Saturday, November 14, 2009

Fair Trade - a really basic primer

What is Fair Trade and why do I care?
According to wikipedia, Fair Trade is "an organized social movement and market-based approach that aims to help producers in developing countries and promote sustainability. The movement advocates the payment of a higher price to producers as well as social and environmental standards."

Without getting too preachy... The general approach is create a system that rewards fair pay and treatment of workers, as well as responsible environmental processes.
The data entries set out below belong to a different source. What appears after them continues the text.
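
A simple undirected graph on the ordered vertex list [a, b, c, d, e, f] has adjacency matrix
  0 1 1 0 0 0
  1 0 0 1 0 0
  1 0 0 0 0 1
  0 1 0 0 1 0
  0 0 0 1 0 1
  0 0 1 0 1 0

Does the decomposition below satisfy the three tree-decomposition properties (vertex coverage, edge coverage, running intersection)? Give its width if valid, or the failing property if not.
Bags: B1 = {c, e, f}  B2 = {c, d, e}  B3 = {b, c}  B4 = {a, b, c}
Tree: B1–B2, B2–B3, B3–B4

A tree decomposition must satisfy three properties: every vertex lies in some bag; for every edge, both endpoints lie together in some bag; and for every vertex, the bags containing it form a connected subtree. Here edge (d,b) lies in no bag, so the decomposition is invalid.

No — edge (d,b) lies in no bag.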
It's not that surprising that in many cases, this can lead to higher prices. Workers can be exploited in many parts of the world (our own included), all in search of getting that bargain while shopping on well-lit stores thousands of miles away. And, it's not only the workers we have to be concerned with, but the impact some industries are having on the world. (Many discussions about the destruction of the rain forest come to mind.)

Is it the same as Free Trade?
Not really, no. The terms are sometimes used a synonyms, but in reality, Free Trade is a type of trade policy. Free Trade is a system that allows traders (or companies) to trade directly with each other, without the barrier of government policies or taxes.

Are there arguments against Fair Trade?
Yes, there has been criticism against the Fair Trade movement from both ends of the political spectrum. One thought process is that by providing what amounts to a subsidy to a "broken" system, the system is not challenged to change. Instead of supporting the small segments of an industry that are doing things the "right" way, we should be forcing change on the entire industry. The other school of thought is that the systems are "broken" because there is a market surplus. Prices are artificially low (or too low to support fair wages and environmentally responsible practices) because the industry is producing too much of their products. By providing additional funds to those industries, we are essentially encouraging them to produce even more of a surplus. Thus perpetuating the problem.

My take: I can actually see logic in both lines of thinking against Fair Trade. Ideally, entire industries that are supported by exploiting workers or the land will stop this activity. If there was a way to accomplish that in the short term, I would be all for "boycotting" the Fair Trade concept. I don't think this is a short term issue though. I also think rewarding (via our "subsidy" and our patronage) the companies or organizations that are doing things the right way is the most powerful statement an individual can make. The whole "put your money where your mouth is" thing. The risk of the surplus is an acceptable one for me; the alternative risk is that if those participating in a responsible way can't stay in business we lose our options.

What kinds of products can be Fair Trade?
It's a huge list - everything from coffee to sugar to cotton. There's a great list here that describes the risks that can be involved with the production of each. (I'm starting with coffee.)

Ok, so how do I find Fair Trade products? And how do I know them when I see them?
Many stores in the US are now selling Fair Trade products. From your typical grocery stores to "specialty" stores such as Whole Foods and Trader Joes, you can find many Fair Trade products in the places you're already shopping.

Also, the beauty of the Internet can definitely help out here. A quick search lead me to 801 Fair Trade Coffee options.

In the US, TransFair USA (also sometimes called FLO) is the only third party organization that certifies that a product is Fair Trade. Other companies may say their product is, and it may indeed be, Fair Trade - but it's worth doing a little extra homework to be sure. TransFair USA uses the following logos:

It's also worth noting that Fair Trade does not automatically mean Organic. It's extremely possible that a farmer conforming to all the Fair Trade guidelines may still use some chemicals on his crops. It must be done in a reasonable and sustainable way, but chemicals may be used. Many products (particularly coffee) are both Fair Trade and Organic, so if that's important to you - you should be able to find it. (3 of the first 6 listed on Amazon were both.)

So that's it - just a quick summary of Fair Trade. Was it a recap of what you already knew? Or all new information, or a little of both?